Mentoring Can Counter Reversion
Recent research suggests that even teachers who learn the most current methods often revert to what they experienced from their own teachers. Since most of today’s teachers did not have preschool experiences, they look back to the earliest classroom experiences they can recall which involve a teacher talking to a group of quiet students sitting at their desks.
Because this model doesn’t work in a classroom of young children, mentoring offers a promising reform in education. The use of mentoring can counteract these “old memories” and help teachers teach in more relaxed, innovative, and developmentally appropriate ways.
Improved Performance and Retention
Research focused on the practice of mentoring suggests that such a program can benefit our profession by cutting the dropout rate as much as 35%. The same research documented that those teachers who receive the least mentoring leave the field much more quickly than others.
Bridging Theory and Practice
Coaching is an important learning strategy that supports professional growth. Coaching can address a range of characteristics and developmental needs that contribute to the effectiveness of a teacher.
Mentoring is a supportive, long-term relationship between an experienced mentor and their less experienced mentee. The idea is that the more senior mentor passes on knowledge and guidance as the mentee finds their feet in a new role.

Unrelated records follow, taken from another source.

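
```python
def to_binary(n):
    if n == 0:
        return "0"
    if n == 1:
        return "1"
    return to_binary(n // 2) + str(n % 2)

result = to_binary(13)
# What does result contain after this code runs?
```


to_binary(13)
= to_binary(6) + "1"
= to_binary(3) + "0" + "1"
= to_binary(1) + "1" + "0" + "1"
= "1" + "1" + "0" + "1"
= "1101"


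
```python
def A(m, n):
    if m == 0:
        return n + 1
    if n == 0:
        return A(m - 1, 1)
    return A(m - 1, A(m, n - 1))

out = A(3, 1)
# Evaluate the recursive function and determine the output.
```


A(3, 1)
= A(2, A(3, 0))
First compute A(3, 0) = 5
= A(2, 5)
= 13


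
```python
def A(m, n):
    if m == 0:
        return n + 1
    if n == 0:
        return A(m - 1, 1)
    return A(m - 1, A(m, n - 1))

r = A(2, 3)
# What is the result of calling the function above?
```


A(2, 3)
= A(1, A(2, 2))
First compute A(2, 2) = 7
= A(1, 7)
= 9


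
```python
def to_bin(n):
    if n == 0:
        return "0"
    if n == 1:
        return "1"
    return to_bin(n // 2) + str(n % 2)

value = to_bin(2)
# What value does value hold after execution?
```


to_bin(2)
= to_bin(1) + "0"
= "1" + "0"
= "10"


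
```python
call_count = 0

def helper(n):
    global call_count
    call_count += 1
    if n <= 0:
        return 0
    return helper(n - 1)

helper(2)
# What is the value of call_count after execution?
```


helper(2) calls helper(1) calls ... calls helper(0)
Total calls: 2 + 1 (for base case) = 3


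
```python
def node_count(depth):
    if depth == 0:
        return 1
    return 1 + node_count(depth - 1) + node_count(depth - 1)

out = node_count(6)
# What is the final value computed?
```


node_count(6)
= 1 + node_count(5) + node_count(5)
= 1 + 2 * node_count(5)
node_count(k) = 2^(k+1) - 1
node_count(0) = 1
node_count(1) = 3
node_count(2) = 7
node_count(3) = 15
node_count(4) = 31
node_count(6) = 2^7 - 1 = 127


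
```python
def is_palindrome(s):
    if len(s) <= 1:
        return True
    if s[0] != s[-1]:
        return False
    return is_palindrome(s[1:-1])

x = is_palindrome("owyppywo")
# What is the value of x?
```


is_palindrome("owyppywo")
"owyppywo": s[0]='o' == s[-1]='o' -> is_palindrome("wyppyw")
"wyppyw": s[0]='w' == s[-1]='w' -> is_palindrome("yppy")
"yppy": s[0]='y' == s[-1]='y' -> is_palindrome("pp")
"pp": s[0]='p' == s[-1]='p' -> is_palindrome("")
"": len <= 1 -> True
= True


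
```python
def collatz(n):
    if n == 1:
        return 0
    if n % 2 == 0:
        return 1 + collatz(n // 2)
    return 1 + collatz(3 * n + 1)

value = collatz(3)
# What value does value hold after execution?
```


collatz(3)
3 is odd -> 3*3+1 = 10 -> collatz(10)
10 is even -> collatz(5)
5 is odd -> 3*5+1 = 16 -> collatz(16)
16 is even -> collatz(8)
8 is even -> collatz(4)
4 is even -> collatz(2)
2 is even -> collatz(1)
Reached 1 after 7 steps
= 7


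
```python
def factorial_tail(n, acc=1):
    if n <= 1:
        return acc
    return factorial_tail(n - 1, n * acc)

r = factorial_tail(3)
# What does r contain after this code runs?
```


factorial_tail(3, 1)
= factorial_tail(2, 3 * 1) = factorial_tail(2, 3)
= factorial_tail(1, 2 * 3) = factorial_tail(1, 6)
n <= 1, return acc = 6


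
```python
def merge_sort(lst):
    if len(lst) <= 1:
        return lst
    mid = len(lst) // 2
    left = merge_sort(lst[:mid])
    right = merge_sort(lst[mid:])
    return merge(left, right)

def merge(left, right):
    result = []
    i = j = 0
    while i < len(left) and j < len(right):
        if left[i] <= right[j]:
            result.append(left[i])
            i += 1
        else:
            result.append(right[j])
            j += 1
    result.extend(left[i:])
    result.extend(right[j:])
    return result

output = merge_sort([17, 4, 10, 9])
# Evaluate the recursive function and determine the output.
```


merge_sort([17, 4, 10, 9])
Split into [17, 4] and [10, 9]
Left sorted: [4, 17]
Right sorted: [9, 10]
Merge [4, 17] and [9, 10]
= [4, 9, 10, 17]


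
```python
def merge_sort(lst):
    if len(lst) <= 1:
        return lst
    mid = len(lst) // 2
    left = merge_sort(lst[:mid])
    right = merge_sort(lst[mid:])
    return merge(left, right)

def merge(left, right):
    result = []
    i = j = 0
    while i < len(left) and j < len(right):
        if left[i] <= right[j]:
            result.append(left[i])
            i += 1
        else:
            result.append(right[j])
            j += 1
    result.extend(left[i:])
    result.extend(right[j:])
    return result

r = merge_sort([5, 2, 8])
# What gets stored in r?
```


merge_sort([5, 2, 8])
Split into [5] and [2, 8]
Left sorted: [5]
Right sorted: [2, 8]
Merge [5] and [2, 8]
= [2, 5, 8]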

Targeted Guidance and Support
Brienza’ s coaching and mentoring services provide targeted guidance and support enabling educators to successfully implement the skills and approaches learned during workshop sessions. Mentoring provides the bridge from theory to practice and it is through practice that a principal’s educational vision becomes reality.
Brienza’s mentoring for teachers is often structured around fulfilling standards, such as performance management targets, which provides plenty of documentary evidence of the mentoring and its outcomes. The process ends when the mentee is confident or capable enough to carry on with their duties without oversight.